角落里一位须发皆白的长老缓缓开口,声音带着几分迟疑:
“据她平日所表现出来的性子,应是吃软不吃硬之辈。
硬来怕是会适得其反,反倒激起她的逆反之心。依我看,不如就放她出去历练历练……”
他斟酌着词句,似在权衡利弊。
“放?怎么放?”
其话还没有说完,立刻便有人反驳,声音里满是急切:
“她所掌握的复苏道,可是对抗诡力的关键,更是我蒋家借机崛起,在灵界登顶的契机!
就这么放出去,万一有个闪失,谁担得起这个责?”
各种声音在议事厅里撞来撞去:有争执的红脸,有低声的算计,有拍案而起的怒喝,也有抚须长叹的无奈……

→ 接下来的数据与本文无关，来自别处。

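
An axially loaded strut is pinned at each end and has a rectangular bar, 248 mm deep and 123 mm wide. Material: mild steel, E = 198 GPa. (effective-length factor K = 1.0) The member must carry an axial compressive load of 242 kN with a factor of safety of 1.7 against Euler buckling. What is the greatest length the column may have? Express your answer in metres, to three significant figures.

L_max ≈ 13.5 m

Buckling occurs about the weak axis: I_min = h·b³/12 with b = 123 mm (the shorter side).
I_min = 248×123³/12 = 3.846×10^7 mm⁴
I = 3.846×10^-5 m⁴
Required critical load P_cr = n·P = 1.7 × 242 = 411.4 kN = 4.114×10^5 N
From P_cr = π²EI/(K·L)²:  L = (1/K)·√(π²EI/P_cr) = (1/1)·√(π²×1.98×10^11×3.846×10^-5/4.114×10^5)
L = 13.5 m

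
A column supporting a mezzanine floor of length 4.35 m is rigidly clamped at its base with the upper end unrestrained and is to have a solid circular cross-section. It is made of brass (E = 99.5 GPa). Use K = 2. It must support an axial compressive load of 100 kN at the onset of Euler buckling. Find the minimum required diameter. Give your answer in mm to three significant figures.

d ≈ 112 mm

L_e = K·L = 2 × 4.35 = 8.700 m
Required I = P_cr·L_e²/(π²E) = 1.000×10^5 × 8.700² / (π² × 9.95×10^10) = 7.708×10^-6 m⁴
I_req = 7.708×10^6 mm⁴
Solid circle: I = πd⁴/64  ⇒  d = (64I/π)^(1/4) = (64×7.708×10^6/π)^(1/4) = 112 mm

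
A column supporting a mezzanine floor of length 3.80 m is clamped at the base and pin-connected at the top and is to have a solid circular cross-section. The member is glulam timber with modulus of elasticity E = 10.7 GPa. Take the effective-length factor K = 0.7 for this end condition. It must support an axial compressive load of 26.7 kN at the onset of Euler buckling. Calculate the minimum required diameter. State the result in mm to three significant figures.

L_e = K·L = 0.7 × 3.80 = 2.660 m
Required I = P_cr·L_e²/(π²E) = 2.670×10^4 × 2.660² / (π² × 1.07×10^10) = 1.789×10^-6 m⁴
I_req = 1.789×10^6 mm⁴
Solid circle: I = πd⁴/64  ⇒  d = (64I/π)^(1/4) = (64×1.789×10^6/π)^(1/4) = 77.7 mm

d ≈ 77.7 mm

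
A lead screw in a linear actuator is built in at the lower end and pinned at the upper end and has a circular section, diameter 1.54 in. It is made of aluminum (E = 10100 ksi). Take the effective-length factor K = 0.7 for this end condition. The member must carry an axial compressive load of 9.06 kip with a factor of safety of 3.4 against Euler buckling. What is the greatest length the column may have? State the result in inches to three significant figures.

I = πd⁴/64 = π×1.54⁴/64 = 0.2761 in⁴
Required critical load P_cr = n·P = 3.4 × 9.06 = 30.80 kip = 3.080×10^4 lb
From P_cr = π²EI/(K·L)²:  L = (1/K)·√(π²EI/P_cr) = (1/0.7)·√(π²×1.01×10^7×0.2761/3.080×10^4)
L = 42.7 in

L_max ≈ 42.7 in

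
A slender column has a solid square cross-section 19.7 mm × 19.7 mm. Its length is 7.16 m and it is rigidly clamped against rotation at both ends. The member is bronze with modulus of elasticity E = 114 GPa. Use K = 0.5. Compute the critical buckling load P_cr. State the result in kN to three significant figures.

P_cr ≈ 1.10 kN

I = a⁴/12 = 19.7⁴/12 = 1.255×10^4 mm⁴
I = 1.255×10^4 mm⁴ = 1.255×10^-8 m⁴
Effective length L_e = K·L = 0.5 × 7.16 = 3.580 m
P_cr = π²EI / L_e² = π² × 114×10⁹ × 1.255×10^-8 / 3.580² = 1.102×10^3 N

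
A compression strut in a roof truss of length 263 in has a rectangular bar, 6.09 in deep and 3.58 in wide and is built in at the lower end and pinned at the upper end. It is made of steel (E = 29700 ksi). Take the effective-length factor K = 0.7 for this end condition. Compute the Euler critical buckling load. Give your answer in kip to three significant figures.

P_cr ≈ 201 kip

Buckling occurs about the weak axis: I_min = h·b³/12 with b = 3.58 in (the shorter side).
I_min = 6.09×3.58³/12 = 23.29 in⁴
Effective length L_e = K·L = 0.7 × 263 = 184.1 in
P_cr = π²EI / L_e² = π² × 29700×10³ × 23.29 / 184.1² = 2.014×10^5 lb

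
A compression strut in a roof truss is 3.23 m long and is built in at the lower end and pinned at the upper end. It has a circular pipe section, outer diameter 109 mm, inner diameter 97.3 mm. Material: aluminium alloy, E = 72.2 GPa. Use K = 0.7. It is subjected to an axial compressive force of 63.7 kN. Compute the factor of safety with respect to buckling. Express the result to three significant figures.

d_o = 109 mm, d_i = 97.3 mm
I = π(d_o⁴ − d_i⁴)/64 = π(109⁴ − 97.30⁴)/64 = 2.529×10^6 mm⁴
I = 2.529×10^6 mm⁴ = 2.529×10^-6 m⁴
Effective length L_e = K·L = 0.7 × 3.23 = 2.261 m
P_cr = π²EI / L_e² = π² × 72.2×10⁹ × 2.529×10^-6 / 2.261² = 3.526×10^5 N
Factor of safety n = P_cr / P = 352.58 / 63.7 = 5.53

n ≈ 5.53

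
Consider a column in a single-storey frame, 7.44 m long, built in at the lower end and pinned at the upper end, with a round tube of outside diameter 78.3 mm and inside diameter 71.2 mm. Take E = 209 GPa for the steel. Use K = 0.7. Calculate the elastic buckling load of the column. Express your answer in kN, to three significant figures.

P_cr ≈ 44.4 kN

d_o = 78.3 mm, d_i = 71.2 mm
I = π(d_o⁴ − d_i⁴)/64 = π(78.3⁴ − 71.20⁴)/64 = 5.836×10^5 mm⁴
I = 5.836×10^5 mm⁴ = 5.836×10^-7 m⁴
Effective length L_e = K·L = 0.7 × 7.44 = 5.208 m
P_cr = π²EI / L_e² = π² × 209×10⁹ × 5.836×10^-7 / 5.208² = 4.438×10^4 N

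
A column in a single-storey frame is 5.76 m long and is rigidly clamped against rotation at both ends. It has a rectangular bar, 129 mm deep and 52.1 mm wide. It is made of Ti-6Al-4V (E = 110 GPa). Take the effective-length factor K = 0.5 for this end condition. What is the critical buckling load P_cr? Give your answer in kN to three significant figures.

Buckling occurs about the weak axis: I_min = h·b³/12 with b = 52.1 mm (the shorter side).
I_min = 129×52.1³/12 = 1.520×10^6 mm⁴
I = 1.520×10^6 mm⁴ = 1.520×10^-6 m⁴
Effective length L_e = K·L = 0.5 × 5.76 = 2.880 m
P_cr = π²EI / L_e² = π² × 110×10⁹ × 1.520×10^-6 / 2.880² = 1.990×10^5 N

P_cr ≈ 199 kN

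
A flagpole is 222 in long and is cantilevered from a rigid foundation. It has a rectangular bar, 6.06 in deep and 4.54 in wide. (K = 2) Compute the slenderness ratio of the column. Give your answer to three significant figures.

For a rectangle r_min = b/√12 = 4.54/√12 = 1.311 in
L_e = K·L = 2 × 222 = 444.0 in
λ = L_e / r_min = 444.00 / 1.311 = 339

λ ≈ 339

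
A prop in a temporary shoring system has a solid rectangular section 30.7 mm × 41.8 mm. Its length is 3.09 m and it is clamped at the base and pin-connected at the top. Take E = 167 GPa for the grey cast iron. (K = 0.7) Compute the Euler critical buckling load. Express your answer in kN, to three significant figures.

P_cr ≈ 35.5 kN

Buckling occurs about the weak axis: I_min = h·b³/12 with b = 30.7 mm (the shorter side).
I_min = 41.8×30.7³/12 = 1.008×10^5 mm⁴
I = 1.008×10^5 mm⁴ = 1.008×10^-7 m⁴
Effective length L_e = K·L = 0.7 × 3.09 = 2.163 m
P_cr = π²EI / L_e² = π² × 167×10⁹ × 1.008×10^-7 / 2.163² = 3.551×10^4 N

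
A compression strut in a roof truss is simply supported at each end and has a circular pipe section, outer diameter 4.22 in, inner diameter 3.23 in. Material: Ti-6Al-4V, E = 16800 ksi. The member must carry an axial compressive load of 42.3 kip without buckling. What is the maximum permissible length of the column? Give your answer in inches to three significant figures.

d_o = 4.22 in, d_i = 3.23 in
I = π(d_o⁴ − d_i⁴)/64 = π(4.22⁴ − 3.230⁴)/64 = 10.22 in⁴
At the buckling limit P_cr = P = 4.230×10^4 lb
From P_cr = π²EI/(K·L)²:  L = (1/K)·√(π²EI/P_cr) = (1/1)·√(π²×1.68×10^7×10.22/4.230×10^4)
L = 200 in

L_max ≈ 200 in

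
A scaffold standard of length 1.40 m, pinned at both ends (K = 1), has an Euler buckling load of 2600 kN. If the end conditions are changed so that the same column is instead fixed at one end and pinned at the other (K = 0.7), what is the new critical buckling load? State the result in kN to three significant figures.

P_cr ∝ 1/K², so P_cr,new = P_cr,old × (K_old/K_new)² = 2600 × (1/0.7)²
= 2600 × 2.041 = 5310 kN

P_cr ≈ 5310 kN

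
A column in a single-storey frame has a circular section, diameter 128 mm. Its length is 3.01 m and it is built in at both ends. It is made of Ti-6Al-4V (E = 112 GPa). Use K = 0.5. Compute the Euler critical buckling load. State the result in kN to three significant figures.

P_cr ≈ 6430 kN

I = πd⁴/64 = π×128⁴/64 = 1.318×10^7 mm⁴
I = 1.318×10^7 mm⁴ = 1.318×10^-5 m⁴
Effective length L_e = K·L = 0.5 × 3.01 = 1.505 m
P_cr = π²EI / L_e² = π² × 112×10⁹ × 1.318×10^-5 / 1.505² = 6.431×10^6 N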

地上被阳光拉长的影子们像是活了过来般,时而纠缠扭打,时而仓促避让,乱成一团。
倒比说话的人更先将这场议事的焦灼、混乱、自私与算计,暴露得淋漓尽致。
暮色像一块浸了浓墨的绒布,从天际缓缓铺展开来,将蒋府的飞檐翘角晕染得渐次模糊。
凌云正捧着一杯温热的灵茶,指尖轻轻摩挲着杯沿上精致的云纹,茶香袅袅,漫过她平静的眉眼。
对面的蒋家少族长蒋玄——蒋入圣的父亲,目光落在她身上,带着几分不动声色的审视,眼底是一派温文儒雅,笑意浅淡得体,只如长辈看晚辈一般。
可那温和里却裹着一层极淡的疏离与权衡,看似亲近,却早已在心里暗暗估算着如何才能不动声色,将人稳稳留下。
凌云指尖微蜷,悄悄压下体内翻涌的不适,面上却依旧维持着惯常的平静。
她太清楚这种目光背后的分量了。
表面上,那目光温润如春水,带着几分长辈对晚辈的和煦,仿佛是对她这个“客卿”的格外礼遇。
可那层极淡的疏离之下,藏着的却是早已将她当作潜在筹码的冰冷计算。
在这以修为论尊卑、以强弱定生死的世界,所谓的“礼遇”,从来都不是真心惜才的馈赠,而是裹着糖衣的枷锁。